Still, he said, this is an assumption that needs to be “constantly” reassessed.

“US virus trends remain the key risk to our global outlook,” Schmieding said.

In the meantime, the uncertainty makes it almost impossible for businesses like AMC to plan for the future. Cineworld, which owns the Regal chain, followed suit in delaying theater openings on Tuesday, pushing them back until the end of July.

These deals were made with the pandemic in mind

Companies aren’t wasting any time snapping up the technology they need to compete in a post-coronavirus world.

The latest: Lululemon said Monday that it has entered into an agreement to buy home exercise startup Mirror for $500 million.

The startup sells an immersive mirror through which customers can participate in fitness classes and personal training sessions — the type of service whose appeal has grown as gyms stay closed and at-home workouts grow in popularity.

Investor insight: Lululemon shares have jumped 27% this year, faring far better than other retailers as consumers opt for leggings and other comfortable clothing. The company’s stock is up nearly 4% in premarket trading, while Peloton shares are down more than 2%.

The New York Times also reports that Uber is in talks to buy delivery startup Postmates for $2.6 billion. Uber Eats, the company’s food delivery service, has been one bright spot as demand for ride-hailing has plunged in cities around the world.

But the industry is rapidly consolidating. Earlier this month, shortly after reports that Uber was in discussions with Grubhub about a possible merger, Europe’s Just Eat swooped in, buying Grubhub for $7.3 billion.

Why it matters: Companies clearly feel they need to move quickly to adjust to current business conditions, lest they be left behind. Expect to see more deals supporting at-home lifestyles in the months to come.

India bans TikTok as tensions with China escalate

India is banning 59 Chinese apps, including TikTok and WeChat, saying they pose a “threat to sovereignty and integrity.” It’s the latest indication of escalating tensions between the two countries, my CNN Business colleague Rishi Iyengar reports.

India’s Ministry of Electronics and Information Technology said Monday that it had received many complaints about misuse and transmission of user data by some mobile apps to servers outside India.

Bigger picture: The Indian government’s statement did not mention China by name. But the ban comes as military tensions between the two countries continue to escalate following deadly border clashes earlier this month that left at least 20 Indian soldiers dead.

Many Indians have called for a boycott of Chinese goods and services, particularly from China’s dominant tech industry.

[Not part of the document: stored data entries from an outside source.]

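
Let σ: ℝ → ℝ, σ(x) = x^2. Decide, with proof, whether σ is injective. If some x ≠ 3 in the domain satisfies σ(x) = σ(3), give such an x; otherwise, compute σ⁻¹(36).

σ(3) = 9 = (−3)^2 = σ(−3) (since 2 is even), with 3 ≠ −3. So σ is not injective.
For the follow-up, such an x exists: taking x = −3 ∈ ℝ gives σ(−3) = 9 = σ(3) with −3 ≠ 3.

-3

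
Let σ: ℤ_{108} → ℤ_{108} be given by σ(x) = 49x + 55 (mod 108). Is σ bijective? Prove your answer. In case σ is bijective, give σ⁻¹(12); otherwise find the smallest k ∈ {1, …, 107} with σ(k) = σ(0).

41

If σ(a) = σ(b), then 49a ≡ 49b (mod 108). Because gcd(49, 108) = 1, we may cancel 49 to get a ≡ b (mod 108).
We now compute 49⁻¹ mod 108 explicitly. Euclid's algorithm: 108 = 2·49 + 10, 49 = 4·10 + 9, 10 = 1·9 + 1; back-substituting gives 1 = 97·49 − 44·108, so 49⁻¹ ≡ 97 (mod 108).
For any y ∈ ℤ_{108}, x = 97(y − 55) mod 108 satisfies σ(x) = 49·97(y − 55) + 55 ≡ y (since 49·97 ≡ 1 mod 108). So every y has a preimage.
Thus σ is bijective.
Since σ is bijective, we compute σ⁻¹(12): solve 49x + 55 ≡ 12 (mod 108), i.e. 49x ≡ 65 (mod 108).
Multiplying by 49⁻¹ = 97 gives x ≡ 97·65 = 6305 = 58·108 + 41 ≡ 41 (mod 108).
Check: σ(41) = 49·41 + 55 = 2064 = 19·108 + 12 ≡ 12 (mod 108).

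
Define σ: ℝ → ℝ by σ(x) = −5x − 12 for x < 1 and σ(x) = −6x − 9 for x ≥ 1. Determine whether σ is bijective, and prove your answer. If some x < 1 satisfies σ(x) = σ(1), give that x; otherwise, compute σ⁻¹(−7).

3/5

Both pieces are strictly decreasing (slopes −5 and −6), so each is injective on its own interval.
The left piece maps (−∞, 1) onto (−17, ∞); the right piece maps [1, ∞) onto (−∞, −15].
These images overlap. In particular σ(1) = −15 (right piece), and solving −5x − 12 = −15 on the left piece gives x = 3/5 < 1.
So σ(3/5) = σ(1) with 3/5 ≠ 1, and σ is not injective, hence not bijective. This x = 3/5 is the requested value below 1.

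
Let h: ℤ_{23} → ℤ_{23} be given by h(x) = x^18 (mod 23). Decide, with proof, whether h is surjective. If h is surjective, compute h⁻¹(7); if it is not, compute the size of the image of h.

h(11): Repeated squaring mod 23: 11^1 ≡ 11, 11^2 ≡ 11² = 121 ≡ 6, 11^4 ≡ 6² = 36 ≡ 13, 11^8 ≡ 13² = 169 ≡ 8, 11^16 ≡ 8² = 64 ≡ 18. Since 18 = 16 + 2, 11^18 ≡ 18·6: 18·6 = 108 ≡ 16. So 11^18 ≡ 16 (mod 23).
h(12): Repeated squaring mod 23: 12^1 ≡ 12, 12^2 ≡ 12² = 144 ≡ 6, 12^4 ≡ 6² = 36 ≡ 13, 12^8 ≡ 13² = 169 ≡ 8, 12^16 ≡ 8² = 64 ≡ 18. Since 18 = 16 + 2, 12^18 ≡ 18·6: 18·6 = 108 ≡ 16. So 12^18 ≡ 16 (mod 23).
So h(11) = h(12) = 16 while 11 ≠ 12, so h is not injective.
A non-injective map from the 23-element set ℤ_{23} to itself takes at most 22 distinct values, so it cannot be surjective. Therefore h is not surjective.
Since h is not surjective, we determine |image(h)|. Computing x^18 mod 23 for each x (by repeated squaring, reducing mod 23 at every step), the values h(0), h(1), …, h(22) are: 0, 1, 13, 2, 8, 6, 3, 18, 12, 4, 9, 16, 16, 9, 4, 12, 18, 3, 6, 8, 2, 13, 1.
The distinct values are {0, 1, 2, 3, 4, 6, 8, 9, 12, 13, 16, 18}; there are 12 of them.

12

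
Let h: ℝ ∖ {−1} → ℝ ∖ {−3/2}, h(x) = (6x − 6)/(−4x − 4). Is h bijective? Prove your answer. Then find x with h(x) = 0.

Suppose h(u) = h(v). Cross-multiplying: (6u − 6)(−4v − 4) = (6v − 6)(−4u − 4).
Expanding both sides and cancelling the symmetric terms leaves −48·(u − v) = 0. Since −48 ≠ 0, u = v. So h is injective.
For any y ≠ −3/2, solving y(−4x − 4) = 6x − 6 for x gives a well-defined x ≠ −1. So h is surjective.
Therefore h is bijective.
Solving h(x) = 0: cross-multiplying gives 6x − 6 = 0(−4x − 4), which rearranges to 6x = 6, so x = 1.

1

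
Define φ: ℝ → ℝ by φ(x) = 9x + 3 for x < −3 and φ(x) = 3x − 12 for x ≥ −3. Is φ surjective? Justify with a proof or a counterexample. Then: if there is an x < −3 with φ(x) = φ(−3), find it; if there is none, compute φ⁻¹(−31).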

What it means: Experts warn that the action raises the threat that China and India could start decoupling economically, cutting Chinese firms off from a huge base of internet users.

“The moves are serious, with major implications for Chinese technology companies and Beijing,” analysts at Eurasia Group, a political risk consultancy, told clients Tuesday. They note that India is the largest market for TikTok, “one of China’s most successful tech exports.”

Up next

US consumer confidence data for June posts at 10 a.m. ET.

Also today: Federal Reserve Chair Jerome Powell and Treasury Secretary Steven Mnuchin testify before the US House Financial Services Committee about the pandemic response at 12:30 p.m. ET.

Coming tomorrow: The ADP private employment report for June will provide a crucial look at the US labor market ahead of the official jobs report Thursday.